Pick the right butter for the job every time.
It used to be that butter was a no-brainer, whether you were at the grocery store or standing in front of your refrigerator: The only decision you had to make was salted or unsalted. But these days, there is a proliferation of options in the stores, and more and more recipes and recipes are specifying specific styles of butter.
Confused about the difference, and where and when you should use the various types? Let’s debunk the butter aisle.
Unsalted butter is the all-purpose flour of the butter world. If a recipe simply calls for “butter,” this is the one to choose. Unsalted butter has a pure, creamy flavor. Its use in recipes allows the cook to have complete control over salt levels, making it a go-to for both baking and savory cooking. Unsalted butter will usually have 80% butterfat, and 16 to 18% water. I like to buy packs of “half-sticks,” which give me the most flexibility with butter, especially for baking.
Unless a recipe specifically calls for salted butter, it is generally best used for spreading on toast, radishes, crackers, and other straight usage. Salt was originally added to butter as a preservative, and as such, it was often believed that commercial salted butter used lesser quality or older cream. These days, it is really just a flavor preference. If you are team “Butter on the Counter,” salted will be your best bet to pack into your butter bell, as it will last longer than unsalted.

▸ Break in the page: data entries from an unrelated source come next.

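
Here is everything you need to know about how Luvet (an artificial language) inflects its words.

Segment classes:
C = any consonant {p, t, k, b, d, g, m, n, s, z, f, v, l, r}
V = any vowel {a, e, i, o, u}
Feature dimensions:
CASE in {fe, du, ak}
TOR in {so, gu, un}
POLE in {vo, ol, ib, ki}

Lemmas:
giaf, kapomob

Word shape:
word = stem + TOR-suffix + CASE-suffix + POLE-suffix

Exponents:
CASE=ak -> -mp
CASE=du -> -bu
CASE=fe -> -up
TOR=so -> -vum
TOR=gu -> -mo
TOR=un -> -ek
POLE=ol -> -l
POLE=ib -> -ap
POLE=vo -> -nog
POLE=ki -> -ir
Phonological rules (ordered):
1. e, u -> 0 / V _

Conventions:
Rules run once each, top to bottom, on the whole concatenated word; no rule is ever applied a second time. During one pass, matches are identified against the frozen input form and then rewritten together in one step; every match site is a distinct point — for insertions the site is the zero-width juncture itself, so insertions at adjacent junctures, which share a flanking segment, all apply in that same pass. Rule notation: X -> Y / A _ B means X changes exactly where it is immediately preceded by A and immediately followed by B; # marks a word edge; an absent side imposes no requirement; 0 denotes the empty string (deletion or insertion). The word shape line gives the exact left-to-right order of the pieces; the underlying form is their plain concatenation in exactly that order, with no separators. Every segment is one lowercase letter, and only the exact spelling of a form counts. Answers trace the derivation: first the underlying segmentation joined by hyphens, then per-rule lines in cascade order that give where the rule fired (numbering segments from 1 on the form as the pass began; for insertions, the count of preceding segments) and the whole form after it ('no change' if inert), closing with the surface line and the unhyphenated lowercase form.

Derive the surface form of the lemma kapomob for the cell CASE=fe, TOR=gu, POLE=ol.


underlying: kapomob-mo-up-l
1. e, u -> 0 / V _: fires at position(s) 10: kapomobmopl
surface: kapomobmopl


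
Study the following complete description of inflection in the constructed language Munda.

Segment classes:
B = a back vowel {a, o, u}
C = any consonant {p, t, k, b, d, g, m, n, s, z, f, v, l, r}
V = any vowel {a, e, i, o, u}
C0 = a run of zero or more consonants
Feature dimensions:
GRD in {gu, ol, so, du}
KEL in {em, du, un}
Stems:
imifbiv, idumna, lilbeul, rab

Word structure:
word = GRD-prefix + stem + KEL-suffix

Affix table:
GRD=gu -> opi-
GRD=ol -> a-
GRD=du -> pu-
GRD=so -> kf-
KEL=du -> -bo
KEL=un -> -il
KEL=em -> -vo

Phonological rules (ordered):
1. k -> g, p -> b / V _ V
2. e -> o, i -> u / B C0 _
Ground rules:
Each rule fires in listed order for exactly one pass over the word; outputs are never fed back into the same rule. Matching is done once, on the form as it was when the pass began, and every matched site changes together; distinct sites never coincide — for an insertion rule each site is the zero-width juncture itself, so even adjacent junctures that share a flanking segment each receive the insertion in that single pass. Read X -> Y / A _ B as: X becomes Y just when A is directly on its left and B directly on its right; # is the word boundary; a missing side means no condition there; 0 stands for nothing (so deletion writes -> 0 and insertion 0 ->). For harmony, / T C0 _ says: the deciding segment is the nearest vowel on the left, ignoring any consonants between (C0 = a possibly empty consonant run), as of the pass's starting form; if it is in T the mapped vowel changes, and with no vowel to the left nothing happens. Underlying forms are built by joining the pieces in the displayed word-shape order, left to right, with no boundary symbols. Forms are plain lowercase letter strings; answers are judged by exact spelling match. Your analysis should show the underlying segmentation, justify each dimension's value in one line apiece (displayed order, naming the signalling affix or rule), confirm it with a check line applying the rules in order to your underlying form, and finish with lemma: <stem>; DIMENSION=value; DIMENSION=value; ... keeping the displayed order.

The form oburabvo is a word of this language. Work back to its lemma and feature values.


underlying: opi-rab-vo
GRD=gu - signalled by the affix opi-
KEL=em - signalled by the affix -vo
check: opirabvo -> obirabvo -> oburabvo
lemma: rab; GRD=gu; KEL=em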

European butters have a higher butterfat percentage than American butters, and have become the butters of choice for many chefs, bakers, and passionate home cooks. American butters have to have 80% butterfat to be called butter, European butters or American-made “European style” butters have between 82% and 90% butterfat (and a maximum of 16% water), which makes for a richer flavor. These are great for spreading on bread at the table, but also can make a lovely difference in sauces that are boosted with butter, or rich baked goods.
This light fluffy salted butter comes in convenient tubs, and is a great option if you want butter that is more easily spreadable than sticks, even when right out of the fridge. These are a good choice if you live in a hot climate and leaving butter out isn’t an option for you. Perfect for toast, pancakes, baked potatoes and the like. If you like, you can make your own whipped butter by just whipping cool room temperature butter in your stand mixer or with a hand mixer until it is aerated and fluffy. Store it in an airtight container in the refrigerator. We don’t recommend using whipped butter in recipes unless you weigh it, as the aeration makes volume measures inaccurate for recipe use.
There are a variety of salted and unsalted cultured vegan butters on the market. You can find options made with vegetable oil, almond oil, olive oil, avocado oil, cashew milk, and coconut oil. They taste and act just like dairy butter, whether you're baking, spreading, melting, or browning.
Clarified butter and ghee
Clarified butter is butter that has been cooked to remove the water and milk solids, leaving pure butterfat. This gives it a much higher smoke point, which means you can cook with it without risk of burning. Unless you are shopping at a restaurant supply house, you will need to make your own clarified butter.
Ghee is a South Asian style of clarified butter, where the milk solids have been left to brown before straining, giving it the addition of a lovely nutty flavor. Ghee is readily available in grocery stores and is a wonderful product to keep on hand when you want to sauté or do other higher heat cooking and want that buttery flavor. Both are also great options for those who have dairy sensitivities, but not allergies.
The French call brown butter “beurre noisette,” or hazelnut butter, as a nod to its deep brown color and nutty, complex aroma and flavor. Brown better is butter that is melted and then cooked further, until the water evaporates and the milk solids brown and become toasty.
Cultured butter is made with cream that has been allowed to ferment slightly, intensifying the flavor and bringing some lovely tangy notes to the final product. It is great for spreading on bread, garnishing vegetables, or making compound butters, and is especially good drizzled on popcorn. We don’t recommend using it in recipes unless the text specifically calls for it, since the tangy flavor can be pronounced.